Schon aus den vorgenannten Gründen führen auch die vom Sohn des Kl. nachgewiesenen Bewerbungen um einen Ausbildungsplatz als Pharmareferent (Bewerbungen aus der Zeit vom ... bis ... und nochmals vom ...) nicht zu einem Kindergeldanspruch. Hierbei handelt es sich zwar um Bemühungen zum Erlernen eines anderen Berufs, sie können jedoch aus dem - zusätzlichen-Grund keine Anerkennung finden, dass die Bewerbungen mangels persönlichen Vorliegens der Voraussetzungen für eine Pharmareferententätigkeit von vornherein keine Erfolgsaussicht haben konnten. Gemäß § 3 der Verordnung über die berufliche Fortbildung zum geprüften Pharmareferenten vom 2. Mai 1978 (BGBl. I, S. 600) kann zum Fortbildungsgang des Pharmareferenten nur zugelassen werden, wer eine nach Bundes -oder Landesrecht geregelte einschlägige Berufsausbildung im naturwissenschaftlichen, medizinischen oder kaufmännischen Bereich absolviert hat oder wer sonst für die berufliche Fortbildung zum Pharmareferenten ähnliche bzw. geeignete Vortätigkeiten nachweisen kann. Dies trifft auf den Sohn des Kl. nicht zu. Seiner mediengewerblichen Betätigung liegt keine kaufmännische Berufsausbildung zu Grunde und sie ist auch vom Fachgebiet her nicht im weitesten Sinne einschlägig. Auch die vom Sohn des Klägers ferner nachgewiesenen Bewerbungen um eine Ausbildung zum Veranstaltungstechniker (Bewerbungen aus der Zeit zwischen ... und dem ...) sind entscheidungsunerheblich. Auch diese Ausbildungsbemühungen sind überlagert vom fortgesetzten Erwerbswillen aus dem bisher erlernten und praktizierten Beruf und würden in einen Kindergeldanspruch erst im Zeitpunkt einer tatsächlich aufgenommenen Ausbildung einmünden, wozu es jedoch nicht gekommen ist. Ob insoweit die weitere Annahme der Bekl. zutrifft, der Bewerbungszeitpunkt sei vom Sohn des Klägers bewusst oder fahrlässig erst nach Beginn des üblichen Ausbildungsjahres gewählt worden, so dass auch hinsichtlich dieser Bewerbungen nicht vom ernsthaften Bemühen um einen Ausbildungsplatz gesprochen werden könne, kann ebenfalls dahinstehen.

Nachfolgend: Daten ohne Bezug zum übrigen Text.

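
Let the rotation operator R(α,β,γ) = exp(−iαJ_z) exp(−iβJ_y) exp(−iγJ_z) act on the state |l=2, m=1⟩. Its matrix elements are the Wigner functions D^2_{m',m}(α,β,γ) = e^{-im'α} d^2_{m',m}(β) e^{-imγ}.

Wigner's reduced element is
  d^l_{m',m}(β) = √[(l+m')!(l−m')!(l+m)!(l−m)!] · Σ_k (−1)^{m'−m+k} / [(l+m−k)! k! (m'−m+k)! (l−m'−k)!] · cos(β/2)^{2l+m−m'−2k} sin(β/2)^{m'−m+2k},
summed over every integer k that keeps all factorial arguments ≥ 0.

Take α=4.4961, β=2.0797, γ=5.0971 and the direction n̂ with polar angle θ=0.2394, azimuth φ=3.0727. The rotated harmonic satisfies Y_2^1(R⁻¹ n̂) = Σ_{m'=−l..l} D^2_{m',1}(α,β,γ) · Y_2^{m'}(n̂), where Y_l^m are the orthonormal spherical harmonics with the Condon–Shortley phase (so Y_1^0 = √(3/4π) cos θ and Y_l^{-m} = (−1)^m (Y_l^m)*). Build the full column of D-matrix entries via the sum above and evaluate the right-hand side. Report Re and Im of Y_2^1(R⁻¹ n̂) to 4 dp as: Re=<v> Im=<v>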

Der Kindergeldberechtigung des Kl. für den streitigen Zeitraum steht, allerdings ohne dass es hierauf angesichts der tatbestandlich nicht gegebenen Kindergeldberechtigung noch ankäme, schließlich entgegen, dass es an hinreichend konkreten Angaben zu den Einkünften und Bezügen seines Sohnes in dieser Zeit fehlt, so dass der Bekl. die Nachprüfung gemäß § 32 Abs. 4 Sätze 2 bis 8 EStG (Einhaltung des vollen oder anteiligen Grenzbetrags) nicht möglich war. Die Vordruckerklärung vom ..., die für den Zeitraum von September 2001 bis zum Studiumsbeginn im April 2003gelten soll, ist unzulänglich ausgefüllt. Auch im Klageverfahren sind trotz Ankündigung keine ausreichend detaillierten Einkommensnachweise vorgelegt worden.

Die Kostenentscheidung beruht auf § 135 Abs. 1 Finanzgerichtsordnung -FGO-.